We need to **delineate the effects of multiple factors using multiple linear regression**.  In our model below, we express the charges as a function of all other factors using **multiple linear regression**.  
```{r}
fit <- lm(CHARGES ~ SEX + LOS + AGE + DRG + DIAGNOSIS, data = df)
summary(fit) 
```

As we could see from above, one level for each factor(such as female) is used as a base for comparison, so it does not show. SEXM indicates that being male, we have a marginally significant effect on charges. Everything else being equal, a male patient will incur $183 dollars more cost than female for the hospital stay. It is really small number compared to overall charges and also the p value is just marginally significant for this large sample(0.02956). This is in contrast to the **t.test(CHARGES ~ SEX)** shown below, when we got the opposite conclusion with much smaller p value of 4.573e-07. It is because we did not control for other factors. 

```{r}
t.test(CHARGES ~ SEX, data = df)
```

Back to our multiple linear regression model we can see that the most pronounced effect is LOS. This is not surprising, as many hospitals have charges on daily basis. Since the p values are cutoff at 2e-16, the **t value** is an indicator of significance.  LOS has a t value of 119.7, which is way bigger than all others. If I am an insurance company CEO, I will do anything I can to push the hospitals to discharge patients as early as possible. The coefficients tell us for the average patient, one extra day of stay in the hospital the charges will go up by $989.7. Age has a negative effect, meaning older people actually will be charged less, when other factors are controlled. So there is no reason to charge older people more in terms of insurance premiums. And there is a little evidence to charge female more than males.   Compared with patients who had complications (DRG = 121, the baseline), people have no complications (DRG = 122) incurred less charges on average by the amount of $916. Patients who died, on the other hand, are likely to be charged more. People with diagnosis codes 41091, 41051 and 41071 incurred less charges compared with those with 41001.  
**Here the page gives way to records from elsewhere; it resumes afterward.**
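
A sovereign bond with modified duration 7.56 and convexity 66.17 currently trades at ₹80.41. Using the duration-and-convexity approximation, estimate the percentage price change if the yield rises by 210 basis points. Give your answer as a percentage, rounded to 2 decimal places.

-14.42%

Duration effect: -D_mod·Δy = -7.56 × (+0.021) = -0.158760
Convexity effect: ½·C·(Δy)² = 0.5 × 66.17 × (0.021)² = +0.014590485
ΔP/P ≈ -0.158760 + 0.014590485 = -0.144169515
= -14.4169515%.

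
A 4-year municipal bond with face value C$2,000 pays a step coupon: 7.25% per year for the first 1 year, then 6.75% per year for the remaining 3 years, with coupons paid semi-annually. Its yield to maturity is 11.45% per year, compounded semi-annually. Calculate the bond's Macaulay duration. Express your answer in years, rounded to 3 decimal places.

Periodic yield y = 0.05725. Discount each cash flow and weight by its period:
  t   CF        PV=CF/(1+0.05725)^t    t·PV
  1        72.50        68.5741        68.5741
  2        72.50        64.8608       129.7217
  3        67.50        57.1177       171.3531
  4        67.50        54.0248       216.0991
  5        67.50        51.0993       255.4967
  6        67.50        48.3323       289.9939
  7        67.50        45.7151       320.0059
  8     2,067.50     1,324.4146    10,595.3170
  Σ                  1,714.1389    12,046.5615
Price P = Σ PV = 1,714.1389.
Macaulay duration = Σ(t·PV) / P = 12,046.5615 / 1,714.1389 = 7.02776 half-year periods.
In years: 7.02776 / 2 = 3.51388 years.

3.514 years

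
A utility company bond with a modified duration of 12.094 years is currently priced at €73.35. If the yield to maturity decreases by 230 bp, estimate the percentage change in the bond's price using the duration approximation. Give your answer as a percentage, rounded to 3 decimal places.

Duration approximation: ΔP/P ≈ -D_mod · Δy = -12.094 × (-0.023) = +0.278162.
As a percentage: +27.8162%.

+27.816%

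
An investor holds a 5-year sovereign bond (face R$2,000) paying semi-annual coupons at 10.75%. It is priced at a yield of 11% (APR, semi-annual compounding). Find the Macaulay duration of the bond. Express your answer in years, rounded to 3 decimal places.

3.990 years

Periodic yield y = 0.055. Discount each cash flow and weight by its period:
  t   CF        PV=CF/(1+0.055)^t    t·PV
  1       107.50       101.8957       101.8957
  2       107.50        96.5836       193.1673
  3       107.50        91.5485       274.6454
  4       107.50        86.7758       347.1032
  5       107.50        82.2519       411.2597
  6       107.50        77.9639       467.7836
  7       107.50        73.8995       517.2962
  8       107.50        70.0469       560.3750
  9       107.50        66.3951       597.5563
  10    2,107.50     1,233.7949    12,337.9495
  Σ                  1,981.1559    15,809.0319
Price P = Σ PV = 1,981.1559.
Macaulay duration = Σ(t·PV) / P = 15,809.0319 / 1,981.1559 = 7.97970 half-year periods.
In years: 7.97970 / 2 = 3.98985 years.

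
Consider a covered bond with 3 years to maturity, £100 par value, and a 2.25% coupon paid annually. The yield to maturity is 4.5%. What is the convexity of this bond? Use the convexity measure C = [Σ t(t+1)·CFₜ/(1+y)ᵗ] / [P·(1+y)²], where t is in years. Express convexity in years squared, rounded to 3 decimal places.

10.658

With y = 0.045:
  t   CF        PV=CF/(1+0.045)^t    t·PV        t(t+1)·PV
  1         2.25         2.1531         2.1531           4.3062
  2         2.25         2.0604         4.1208          12.3624
  3       102.25        89.6013       268.8040       1,075.2159
  Σ                     93.8148       275.0779       1,091.8845
P = 93.8148.
Convexity = Σ t(t+1)·PV / [P·(1+y)²] = 1,091.8845 / (93.8148 × 1.092025) = 10.65792.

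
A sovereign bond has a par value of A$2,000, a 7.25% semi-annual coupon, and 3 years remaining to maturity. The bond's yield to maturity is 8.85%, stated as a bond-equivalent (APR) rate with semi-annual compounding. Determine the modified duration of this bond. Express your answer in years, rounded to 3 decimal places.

2.627 years

Periodic yield y = 0.04425. First find Macaulay duration:
  t   CF        PV=CF/(1+0.04425)^t    t·PV
  1        72.50        69.4278        69.4278
  2        72.50        66.4858       132.9716
  3        72.50        63.6685       191.0055
  4        72.50        60.9705       243.8822
  5        72.50        58.3869       291.9346
  6     2,072.50     1,598.3344     9,590.0062
  Σ                  1,917.2740    10,519.2279
P = 1,917.2740; Macaulay duration = 10,519.2279 / 1,917.2740 = 5.48655 half-year periods = 2.74328 years.
Modified duration = D_Mac / (1 + y) = 2.74328 / 1.04425 = 2.62703 years.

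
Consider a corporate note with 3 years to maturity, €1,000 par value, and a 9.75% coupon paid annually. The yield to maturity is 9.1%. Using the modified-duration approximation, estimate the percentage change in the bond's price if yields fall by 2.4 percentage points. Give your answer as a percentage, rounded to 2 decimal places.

Periodic yield y = 0.091. Modified duration first:
  t   CF        PV=CF/(1+0.091)^t    t·PV
  1        97.50        89.3676        89.3676
  2        97.50        81.9134       163.8269
  3     1,097.50       845.1432     2,535.4295
  Σ                  1,016.4241     2,788.6239
P = 1,016.4241; D_Mac = 2.74356 yrs; D_mod = 2.74356/(1+0.091) = 2.51472 yrs.
ΔP/P ≈ -D_mod · Δy = -2.51472 × (-0.024) = +0.060353 = +6.0353%.

+6.04%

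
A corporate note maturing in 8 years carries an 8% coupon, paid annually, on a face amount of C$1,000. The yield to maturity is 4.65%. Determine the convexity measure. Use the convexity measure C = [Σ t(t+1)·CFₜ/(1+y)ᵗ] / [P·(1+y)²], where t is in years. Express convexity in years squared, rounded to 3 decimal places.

48.326

With y = 0.0465:
  t   CF        PV=CF/(1+0.0465)^t    t·PV        t(t+1)·PV
  1        80.00        76.4453        76.4453         152.8906
  2        80.00        73.0485       146.0971         438.2912
  3        80.00        69.8027       209.4081         837.6325
  4        80.00        66.7011       266.8044       1,334.0222
  5        80.00        63.7373       318.6866       1,912.1197
  6        80.00        60.9052       365.4314       2,558.0197
  7        80.00        58.1990       407.3928       3,259.1428
  8     1,080.00       750.7752     6,006.2013      54,055.8114
  Σ                  1,219.6143     7,796.4670      64,547.9301
P = 1,219.6143.
Convexity = Σ t(t+1)·PV / [P·(1+y)²] = 64,547.9301 / (1,219.6143 × 1.095162) = 48.32605.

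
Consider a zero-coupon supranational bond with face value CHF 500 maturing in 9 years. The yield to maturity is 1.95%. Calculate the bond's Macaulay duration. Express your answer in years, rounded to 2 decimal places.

A zero-coupon bond has a single cash flow at maturity, so its Macaulay duration equals its maturity: 9 years.

9.00 years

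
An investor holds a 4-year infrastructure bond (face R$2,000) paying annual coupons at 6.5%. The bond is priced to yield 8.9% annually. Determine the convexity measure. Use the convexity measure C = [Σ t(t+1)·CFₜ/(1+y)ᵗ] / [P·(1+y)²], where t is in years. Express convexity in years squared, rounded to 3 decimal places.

With y = 0.089:
  t   CF        PV=CF/(1+0.089)^t    t·PV        t(t+1)·PV
  1       130.00       119.3756       119.3756         238.7511
  2       130.00       109.6194       219.2389         657.7167
  3       130.00       100.6606       301.9819       1,207.9278
  4     2,130.00     1,514.4958     6,057.9834      30,289.9168
  Σ                  1,844.1515     6,698.5798      32,394.3123
P = 1,844.1515.
Convexity = Σ t(t+1)·PV / [P·(1+y)²] = 32,394.3123 / (1,844.1515 × 1.185921) = 14.81209.

14.812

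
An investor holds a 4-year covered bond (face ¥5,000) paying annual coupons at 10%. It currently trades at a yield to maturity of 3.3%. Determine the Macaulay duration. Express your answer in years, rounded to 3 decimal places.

3.544 years

Periodic yield y = 0.033. Discount each cash flow and weight by its year:
  t   CF        PV=CF/(1+0.033)^t    t·PV
  1       500.00       484.0271       484.0271
  2       500.00       468.5645       937.1290
  3       500.00       453.5958     1,360.7874
  4     5,500.00     4,830.1587    19,320.6349
  Σ                  6,236.3461    22,102.5785
Price P = Σ PV = 6,236.3461.
Macaulay duration = Σ(t·PV) / P = 22,102.5785 / 6,236.3461 = 3.54416 years.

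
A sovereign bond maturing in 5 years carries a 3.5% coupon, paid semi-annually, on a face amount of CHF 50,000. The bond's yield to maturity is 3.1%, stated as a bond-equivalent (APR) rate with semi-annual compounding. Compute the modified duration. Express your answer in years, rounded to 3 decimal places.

Periodic yield y = 0.0155. First find Macaulay duration:
  t   CF        PV=CF/(1+0.0155)^t    t·PV
  1       875.00       861.6445       861.6445
  2       875.00       848.4929     1,696.9857
  3       875.00       835.5420     2,506.6259
  4       875.00       822.7887     3,291.1550
  5       875.00       810.2302     4,051.1509
  6       875.00       797.8633     4,787.1798
  7       875.00       785.6852     5,499.7962
  8       875.00       773.6929     6,189.5435
  9       875.00       761.8837     6,856.9536
  10   50,875.00    43,621.9570   436,219.5695
  Σ                 50,919.7804   471,960.6046
P = 50,919.7804; Macaulay duration = 471,960.6046 / 50,919.7804 = 9.26871 half-year periods = 4.63435 years.
Modified duration = D_Mac / (1 + y) = 4.63435 / 1.0155 = 4.56362 years.

4.564 years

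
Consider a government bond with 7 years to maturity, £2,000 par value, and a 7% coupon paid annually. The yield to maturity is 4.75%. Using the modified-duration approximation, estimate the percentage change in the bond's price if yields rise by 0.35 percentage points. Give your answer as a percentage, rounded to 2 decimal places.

Periodic yield y = 0.0475. Modified duration first:
  t   CF        PV=CF/(1+0.0475)^t    t·PV
  1       140.00       133.6516       133.6516
  2       140.00       127.5910       255.1820
  3       140.00       121.8052       365.4157
  4       140.00       116.2818       465.1274
  5       140.00       111.0089       555.0446
  6       140.00       105.9751       635.8506
  7     2,140.00     1,546.4488    10,825.1417
  Σ                  2,262.7625    13,235.4135
P = 2,262.7625; D_Mac = 5.84923 yrs; D_mod = 5.84923/(1+0.0475) = 5.58399 yrs.
ΔP/P ≈ -D_mod · Δy = -5.58399 × (+0.0035) = -0.019544 = -1.9544%.

-1.95%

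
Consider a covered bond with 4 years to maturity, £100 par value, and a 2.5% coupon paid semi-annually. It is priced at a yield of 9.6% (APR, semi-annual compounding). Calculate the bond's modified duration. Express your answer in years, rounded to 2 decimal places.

3.63 years

Periodic yield y = 0.048. First find Macaulay duration:
  t   CF        PV=CF/(1+0.048)^t    t·PV
  1         1.25         1.1927         1.1927
  2         1.25         1.1381         2.2762
  3         1.25         1.0860         3.2580
  4         1.25         1.0363         4.1450
  5         1.25         0.9888         4.9439
  6         1.25         0.9435         5.6610
  7         1.25         0.9003         6.3020
  8       101.25        69.5833       556.6661
  Σ                     76.8689       584.4450
P = 76.8689; Macaulay duration = 584.4450 / 76.8689 = 7.60314 half-year periods = 3.80157 years.
Modified duration = D_Mac / (1 + y) = 3.80157 / 1.048 = 3.62745 years.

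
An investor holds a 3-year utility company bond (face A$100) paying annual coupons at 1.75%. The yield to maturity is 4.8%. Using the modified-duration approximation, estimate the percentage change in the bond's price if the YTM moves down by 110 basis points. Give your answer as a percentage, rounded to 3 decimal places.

Periodic yield y = 0.048. Modified duration first:
  t   CF        PV=CF/(1+0.048)^t    t·PV
  1         1.75         1.6698         1.6698
  2         1.75         1.5934         3.1867
  3       101.75        88.3997       265.1990
  Σ                     91.6629       270.0555
P = 91.6629; D_Mac = 2.94618 yrs; D_mod = 2.94618/(1+0.048) = 2.81124 yrs.
ΔP/P ≈ -D_mod · Δy = -2.81124 × (-0.011) = +0.030924 = +3.0924%.

+3.092%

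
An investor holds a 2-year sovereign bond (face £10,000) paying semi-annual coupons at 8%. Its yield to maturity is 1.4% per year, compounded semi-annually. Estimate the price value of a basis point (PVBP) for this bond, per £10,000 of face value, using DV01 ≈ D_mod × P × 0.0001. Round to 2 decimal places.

£2.13

Periodic yield y = 0.007.
  t   CF        PV=CF/(1+0.007)^t    t·PV
  1       400.00       397.2195       397.2195
  2       400.00       394.4583       788.9165
  3       400.00       391.7162     1,175.1487
  4    10,400.00    10,113.8255    40,455.3021
  Σ                 11,297.2195    42,816.5868
P = 11,297.2195; D_Mac = 3.79001 half-year periods = 1.89501 yrs; D_mod = 1.88183 yrs.
DV01 ≈ 1.88183 × 11,297.2195 × 0.0001 = 2.125948.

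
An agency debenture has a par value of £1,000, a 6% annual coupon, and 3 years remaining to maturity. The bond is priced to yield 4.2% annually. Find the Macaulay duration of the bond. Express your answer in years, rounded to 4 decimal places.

2.8377 years

Periodic yield y = 0.042. Discount each cash flow and weight by its year:
  t   CF        PV=CF/(1+0.042)^t    t·PV
  1        60.00        57.5816        57.5816
  2        60.00        55.2606       110.5213
  3     1,060.00       936.9204     2,810.7613
  Σ                  1,049.7626     2,978.8641
Price P = Σ PV = 1,049.7626.
Macaulay duration = Σ(t·PV) / P = 2,978.8641 / 1,049.7626 = 2.83765 years.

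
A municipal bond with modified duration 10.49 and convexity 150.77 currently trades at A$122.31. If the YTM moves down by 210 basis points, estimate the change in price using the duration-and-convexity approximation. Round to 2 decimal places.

Duration effect: -D_mod·Δy = -10.49 × (-0.021) = +0.220290
Convexity effect: ½·C·(Δy)² = 0.5 × 150.77 × (-0.021)² = +0.033244785
ΔP/P ≈ +0.220290 + 0.033244785 = +0.253534785
ΔP ≈ 122.31 × (+0.253534785) = +31.00983955335.

+A$31.01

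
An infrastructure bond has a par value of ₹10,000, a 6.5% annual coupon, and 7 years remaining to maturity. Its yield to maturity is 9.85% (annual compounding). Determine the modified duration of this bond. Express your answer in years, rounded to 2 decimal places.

5.20 years

Periodic yield y = 0.0985. First find Macaulay duration:
  t   CF        PV=CF/(1+0.0985)^t    t·PV
  1       650.00       591.7160       591.7160
  2       650.00       538.6581     1,077.3163
  3       650.00       490.3579     1,471.0737
  4       650.00       446.3886     1,785.5545
  5       650.00       406.3620     2,031.8098
  6       650.00       369.9244     2,219.5465
  7    10,650.00     5,517.5869    38,623.1080
  Σ                  8,360.9939    47,800.1247
P = 8,360.9939; Macaulay duration = 47,800.1247 / 8,360.9939 = 5.71704 years.
Modified duration = D_Mac / (1 + y) = 5.71704 / 1.0985 = 5.20440 years.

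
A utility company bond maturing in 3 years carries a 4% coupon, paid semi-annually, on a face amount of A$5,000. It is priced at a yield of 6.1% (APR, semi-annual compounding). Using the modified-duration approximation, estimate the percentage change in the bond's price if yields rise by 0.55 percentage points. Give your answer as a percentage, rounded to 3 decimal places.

-1.522%

Periodic yield y = 0.0305. Modified duration first:
  t   CF        PV=CF/(1+0.0305)^t    t·PV
  1       100.00        97.0403        97.0403
  2       100.00        94.1681       188.3363
  3       100.00        91.3810       274.1431
  4       100.00        88.6764       354.7056
  5       100.00        86.0518       430.2591
  6     5,100.00     4,258.7505    25,552.5031
  Σ                  4,716.0682    26,896.9874
P = 4,716.0682; D_Mac = 5.70327 half-year periods = 2.85163 yrs; D_mod = 2.85163/(1+0.0305) = 2.76723 yrs.
ΔP/P ≈ -D_mod · Δy = -2.76723 × (+0.0055) = -0.015220 = -1.5220%.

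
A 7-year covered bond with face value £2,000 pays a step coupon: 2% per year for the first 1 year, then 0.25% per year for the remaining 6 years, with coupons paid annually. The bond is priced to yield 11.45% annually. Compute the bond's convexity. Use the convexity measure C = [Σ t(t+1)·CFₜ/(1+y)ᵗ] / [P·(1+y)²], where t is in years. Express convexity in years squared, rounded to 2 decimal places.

43.03

With y = 0.1145:
  t   CF        PV=CF/(1+0.1145)^t    t·PV        t(t+1)·PV
  1        40.00        35.8905        35.8905          71.7811
  2         5.00         4.0254         8.0508          24.1524
  3         5.00         3.6119        10.8356          43.3422
  4         5.00         3.2408        12.9631          64.8156
  5         5.00         2.9078        14.5392          87.2350
  6         5.00         2.6091        15.6546         109.5819
  7     2,005.00       938.7585     6,571.3093      52,570.4742
  Σ                    991.0440     6,669.2430      52,971.3825
P = 991.0440.
Convexity = Σ t(t+1)·PV / [P·(1+y)²] = 52,971.3825 / (991.0440 × 1.242110) = 43.03167.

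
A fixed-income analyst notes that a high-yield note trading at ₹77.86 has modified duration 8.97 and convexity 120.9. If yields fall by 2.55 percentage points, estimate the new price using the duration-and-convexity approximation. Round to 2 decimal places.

Duration effect: -D_mod·Δy = -8.97 × (-0.0255) = +0.228735
Convexity effect: ½·C·(Δy)² = 0.5 × 120.9 × (-0.0255)² = +0.0393076125
ΔP/P ≈ +0.228735 + 0.0393076125 = +0.2680426125
New price ≈ 77.86 × (1 + 0.2680426125) = 98.72979780925.

₹98.73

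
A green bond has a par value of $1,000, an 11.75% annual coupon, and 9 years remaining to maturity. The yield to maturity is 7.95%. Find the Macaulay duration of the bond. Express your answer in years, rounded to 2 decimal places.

Periodic yield y = 0.0795. Discount each cash flow and weight by its year:
  t   CF        PV=CF/(1+0.0795)^t    t·PV
  1       117.50       108.8467       108.8467
  2       117.50       100.8307       201.6613
  3       117.50        93.4050       280.2149
  4       117.50        86.5261       346.1045
  5       117.50        80.1539       400.7695
  6       117.50        74.2509       445.5057
  7       117.50        68.7827       481.4790
  8       117.50        63.7172       509.7376
  9     1,117.50       561.3629     5,052.2662
  Σ                  1,237.8761     7,826.5853
Price P = Σ PV = 1,237.8761.
Macaulay duration = Σ(t·PV) / P = 7,826.5853 / 1,237.8761 = 6.32259 years.

6.32 years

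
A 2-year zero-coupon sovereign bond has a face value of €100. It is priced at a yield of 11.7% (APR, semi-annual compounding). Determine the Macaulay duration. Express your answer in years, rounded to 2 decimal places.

A zero-coupon bond has a single cash flow at maturity, so its Macaulay duration equals its maturity: 2 years.
(Equivalently: 4 semi-annual periods ÷ 2 = 2 years.)

2.00 years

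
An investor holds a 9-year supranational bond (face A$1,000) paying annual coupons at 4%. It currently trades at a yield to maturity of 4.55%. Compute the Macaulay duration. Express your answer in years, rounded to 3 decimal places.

Periodic yield y = 0.0455. Discount each cash flow and weight by its year:
  t   CF        PV=CF/(1+0.0455)^t    t·PV
  1        40.00        38.2592        38.2592
  2        40.00        36.5942        73.1883
  3        40.00        35.0016       105.0048
  4        40.00        33.4783       133.9133
  5        40.00        32.0214       160.1068
  6        40.00        30.6278       183.7668
  7        40.00        29.2949       205.0642
  8        40.00        28.0200       224.1598
  9     1,040.00       696.8142     6,271.3280
  Σ                    960.1115     7,394.7912
Price P = Σ PV = 960.1115.
Macaulay duration = Σ(t·PV) / P = 7,394.7912 / 960.1115 = 7.70201 years.

7.702 years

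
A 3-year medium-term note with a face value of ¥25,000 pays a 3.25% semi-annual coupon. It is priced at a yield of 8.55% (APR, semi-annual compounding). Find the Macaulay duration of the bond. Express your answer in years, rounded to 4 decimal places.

2.8716 years

Periodic yield y = 0.04275. Discount each cash flow and weight by its period:
  t   CF        PV=CF/(1+0.04275)^t    t·PV
  1       406.25       389.5948       389.5948
  2       406.25       373.6225       747.2449
  3       406.25       358.3049     1,074.9148
  4       406.25       343.6154     1,374.4615
  5       406.25       329.5280     1,647.6402
  6    25,406.25    19,763.2960   118,579.7763
  Σ                 21,557.9617   123,813.6325
Price P = Σ PV = 21,557.9617.
Macaulay duration = Σ(t·PV) / P = 123,813.6325 / 21,557.9617 = 5.74329 half-year periods.
In years: 5.74329 / 2 = 2.87165 years.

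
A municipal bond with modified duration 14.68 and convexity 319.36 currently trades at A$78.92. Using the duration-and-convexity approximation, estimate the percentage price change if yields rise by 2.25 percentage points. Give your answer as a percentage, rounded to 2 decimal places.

-24.95%

Duration effect: -D_mod·Δy = -14.68 × (+0.0225) = -0.330300
Convexity effect: ½·C·(Δy)² = 0.5 × 319.36 × (0.0225)² = +0.0808380
ΔP/P ≈ -0.330300 + 0.0808380 = -0.249462
= -24.9462%.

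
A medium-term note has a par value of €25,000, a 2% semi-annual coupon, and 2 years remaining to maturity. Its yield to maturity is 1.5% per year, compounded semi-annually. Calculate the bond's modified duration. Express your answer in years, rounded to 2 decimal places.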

To investigate mortality, which is a binary outcome, we use **logistic regression**.  
```{r}
fit <- glm(DIED ~ SEX + LOS + AGE + DIAGNOSIS, family = binomial( ), data = df)
summary(fit)
```

Note that DIED is 1 for people died, and 0 otherwise. So a negative coefficient indicates less likely to die, hence more likely to survive. Males are more likely to survive heart attack, compared with females of the same age, and with the same diagnosis. People who stayed longer are less likely to die. Older people are more likely to die. Compared with people with diagnosis code of 41001, those diagnosed with 41071, 41041, and 41091, are more likely to survive.

>
```{exercise}

>
Use multiple linear regression to investigate the factors associated with length of stay. Obviously we need to exclude charges in our model. Interpret your results.
>
fit <- ___________(LOS ~ SEX + AGE + DRG + DIAGNOSIS, data = ___________)
>
___________(fit) 
```

This is not part of the exercise, but another problem we could look into is who are more likely to have complications. We should only focuse on the surviving patients and do logistic regression. 

We still need pair-wised examinations, because we cannot put two highly correlated factors in the same model.